Published 10:38 am Thursday, July 16, 2015
On Monday, the member of the Dowagiac City Council approved the language for a ballot proposal that, if approved by voters, would make the first major change to the language of the city charter.
The charter amendment calls for the position of city clerk to go from an elected office to one appointed by the city manager and approved by city council. The change would allow the clerk to take on additional responsibilities beyond his or her statutory duties of overseeing local elections and maintaining city records, officials say.
According to City Manager Kevin Anderson, many communities the size of Dowagiac or larger have made the transition from elected to appointed clerks.
Over the last several years, Anderson, Dowagiac Mayor Don Lyons and other city officials have talked about the idea of “doing more with less,” in reference to increasing the efficiency of the local government without taking on additional staff.

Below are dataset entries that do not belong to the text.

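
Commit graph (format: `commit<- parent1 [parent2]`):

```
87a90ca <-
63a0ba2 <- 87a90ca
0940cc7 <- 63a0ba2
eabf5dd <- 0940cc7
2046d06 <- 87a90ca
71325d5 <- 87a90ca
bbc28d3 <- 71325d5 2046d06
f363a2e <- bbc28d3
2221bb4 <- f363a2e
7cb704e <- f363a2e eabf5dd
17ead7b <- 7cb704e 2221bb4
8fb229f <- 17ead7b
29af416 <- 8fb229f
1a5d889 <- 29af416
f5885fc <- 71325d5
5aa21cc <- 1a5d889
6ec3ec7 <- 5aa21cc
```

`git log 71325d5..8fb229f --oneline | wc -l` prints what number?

10

Reachable from 8fb229f: {0940cc7, 17ead7b, 2046d06, 2221bb4, 63a0ba2, 71325d5, 7cb704e, 87a90ca, 8fb229f, bbc28d3, eabf5dd, f363a2e}.
Reachable from 71325d5: {71325d5, 87a90ca}.
In 8fb229f's history but not 71325d5's: {0940cc7, 17ead7b, 2046d06, 2221bb4, 63a0ba2, 7cb704e, 8fb229f, bbc28d3, eabf5dd, f363a2e} — 10 commits.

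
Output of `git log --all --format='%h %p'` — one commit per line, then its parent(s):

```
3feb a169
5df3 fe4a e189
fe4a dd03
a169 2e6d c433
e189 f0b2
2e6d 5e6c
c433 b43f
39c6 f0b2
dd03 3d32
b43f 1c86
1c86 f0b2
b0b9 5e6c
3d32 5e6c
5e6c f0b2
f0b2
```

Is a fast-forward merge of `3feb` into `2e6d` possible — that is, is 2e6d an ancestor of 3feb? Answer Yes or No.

Yes

A fast-forward from 2e6d to 3feb is possible iff 2e6d is an ancestor of 3feb.
Ancestors of 3feb: {1c86, 2e6d, 3feb, 5e6c, a169, b43f, c433, f0b2}.
2e6d is among them, so fast-forward is possible.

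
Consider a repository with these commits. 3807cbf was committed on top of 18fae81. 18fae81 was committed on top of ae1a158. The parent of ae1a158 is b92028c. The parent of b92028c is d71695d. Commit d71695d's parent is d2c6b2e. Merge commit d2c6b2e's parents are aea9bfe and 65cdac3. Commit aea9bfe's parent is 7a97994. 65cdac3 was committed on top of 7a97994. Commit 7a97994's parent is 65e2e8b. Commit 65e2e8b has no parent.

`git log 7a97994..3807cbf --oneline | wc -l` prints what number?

Reachable from 3807cbf: {18fae81, 3807cbf, 65cdac3, 65e2e8b, 7a97994, ae1a158, aea9bfe, b92028c, d2c6b2e, d71695d}.
Reachable from 7a97994: {65e2e8b, 7a97994}.
In 3807cbf's history but not 7a97994's: {18fae81, 3807cbf, 65cdac3, ae1a158, aea9bfe, b92028c, d2c6b2e, d71695d} — 8 commits.

8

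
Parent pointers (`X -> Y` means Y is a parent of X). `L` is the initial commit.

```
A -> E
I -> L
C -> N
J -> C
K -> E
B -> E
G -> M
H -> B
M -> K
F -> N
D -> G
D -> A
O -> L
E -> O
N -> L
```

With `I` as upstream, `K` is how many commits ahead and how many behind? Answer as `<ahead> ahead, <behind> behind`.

3 ahead, 1 behind

Reachable from K: {E, K, L, O}.
Reachable from I: {I, L}.
Only in K's history (ahead): {E, K, O} — 3.
Only in I's history (behind): {I} — 1.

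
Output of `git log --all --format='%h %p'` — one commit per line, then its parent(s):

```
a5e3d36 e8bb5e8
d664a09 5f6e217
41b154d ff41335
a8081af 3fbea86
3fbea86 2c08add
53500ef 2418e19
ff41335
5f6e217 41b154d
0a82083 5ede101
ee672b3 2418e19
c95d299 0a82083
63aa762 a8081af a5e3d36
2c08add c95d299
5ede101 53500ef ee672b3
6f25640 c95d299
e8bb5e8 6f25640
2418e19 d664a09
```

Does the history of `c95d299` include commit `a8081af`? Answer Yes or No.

No

Ancestors of c95d299: {0a82083, 2418e19, 41b154d, 53500ef, 5ede101, 5f6e217, c95d299, d664a09, ee672b3, ff41335}.
a8081af is not in that set, so it is not an ancestor of c95d299.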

Allowing the clerk’s office to take on an additional workload would certainly fall in line with that philosophy.
While it would always be nice to see city hall (or any local organization or company, for that matter) take on additional employees, the unfortunate financial reality is that Dowagiac, like many other small cities, has to maximize their existing workforce. Making sensible changes to positions like the city clerk is one way of accomplishing that.

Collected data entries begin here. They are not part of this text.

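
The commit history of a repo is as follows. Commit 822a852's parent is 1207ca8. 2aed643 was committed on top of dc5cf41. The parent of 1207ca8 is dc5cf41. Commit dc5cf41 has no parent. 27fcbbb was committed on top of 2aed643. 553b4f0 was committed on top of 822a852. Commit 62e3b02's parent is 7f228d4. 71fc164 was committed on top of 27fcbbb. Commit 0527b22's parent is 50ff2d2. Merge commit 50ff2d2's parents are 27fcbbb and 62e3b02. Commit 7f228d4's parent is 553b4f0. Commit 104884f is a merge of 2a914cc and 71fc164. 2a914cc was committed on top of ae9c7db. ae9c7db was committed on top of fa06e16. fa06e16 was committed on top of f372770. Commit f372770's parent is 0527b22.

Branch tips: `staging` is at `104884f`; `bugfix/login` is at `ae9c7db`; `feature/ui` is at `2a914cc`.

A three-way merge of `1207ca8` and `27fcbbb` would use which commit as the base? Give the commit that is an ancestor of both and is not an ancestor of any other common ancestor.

Ancestors of 1207ca8: {1207ca8, dc5cf41}.
Ancestors of 27fcbbb: {27fcbbb, 2aed643, dc5cf41}.
Common ancestors: {dc5cf41}.
The only common ancestor is dc5cf41, so it is the merge base.

dc5cf41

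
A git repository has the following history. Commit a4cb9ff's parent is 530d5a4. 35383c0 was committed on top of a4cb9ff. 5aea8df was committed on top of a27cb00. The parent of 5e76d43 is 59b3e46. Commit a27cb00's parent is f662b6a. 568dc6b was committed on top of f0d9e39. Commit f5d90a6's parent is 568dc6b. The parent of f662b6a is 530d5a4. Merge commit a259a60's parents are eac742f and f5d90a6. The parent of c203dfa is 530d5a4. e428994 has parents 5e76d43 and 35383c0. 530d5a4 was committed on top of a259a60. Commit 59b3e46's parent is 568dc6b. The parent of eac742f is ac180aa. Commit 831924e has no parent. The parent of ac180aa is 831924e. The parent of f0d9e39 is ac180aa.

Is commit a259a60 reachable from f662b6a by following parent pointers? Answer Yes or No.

Yes

Ancestors of f662b6a (commits reachable by following parents): {530d5a4, 568dc6b, 831924e, a259a60, ac180aa, eac742f, f0d9e39, f5d90a6, f662b6a}.
a259a60 is in that set, so it is an ancestor of f662b6a.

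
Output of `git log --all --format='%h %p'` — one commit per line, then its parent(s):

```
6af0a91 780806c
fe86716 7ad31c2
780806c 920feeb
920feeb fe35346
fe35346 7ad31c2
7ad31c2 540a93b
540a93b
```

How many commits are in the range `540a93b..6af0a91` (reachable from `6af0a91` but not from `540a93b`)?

Reachable from 6af0a91: {540a93b, 6af0a91, 780806c, 7ad31c2, 920feeb, fe35346}.
Reachable from 540a93b: {540a93b}.
In 6af0a91's history but not 540a93b's: {6af0a91, 780806c, 7ad31c2, 920feeb, fe35346} — 5 commits.

5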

Of course, the opinion that ultimately matters in this situation is that of Dowagiac voters, who will make the final decision in November when the amendment is expected to go on the ballot.
Regardless of the result, though, the fact that city officials are taking stock of the city charter is something that should be applauded.

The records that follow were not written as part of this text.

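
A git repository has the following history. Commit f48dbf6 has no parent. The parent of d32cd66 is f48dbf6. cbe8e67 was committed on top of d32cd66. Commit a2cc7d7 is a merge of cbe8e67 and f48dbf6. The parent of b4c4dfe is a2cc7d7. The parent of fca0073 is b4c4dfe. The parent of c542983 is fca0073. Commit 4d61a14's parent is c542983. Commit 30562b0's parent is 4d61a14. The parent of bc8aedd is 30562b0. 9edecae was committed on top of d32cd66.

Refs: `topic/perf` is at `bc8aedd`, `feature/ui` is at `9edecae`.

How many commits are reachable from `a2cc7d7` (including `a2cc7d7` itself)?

4

Walking parent pointers from a2cc7d7: reachable set = {a2cc7d7, cbe8e67, d32cd66, f48dbf6}.
That is 4 commits.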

Passed by city residents in 1964, the charter has remained largely unchanged over the years, despite the fact that Dowagiac has undergone some radical changes throughout the past half-century. The needs of its citizens have changed since then, and the governing document should be changed to reflect those new priorities, if necessary.
We encourage voters to look into the issue this fall, and to make the decision they feel is best for the direction of the community and its government.
Opinions expressed are those of the editorial board consisting of Publisher Michael Caldwell and editors Ambrosia Neldon, Craig Haupert, Ted Yoakum and Scott Novak.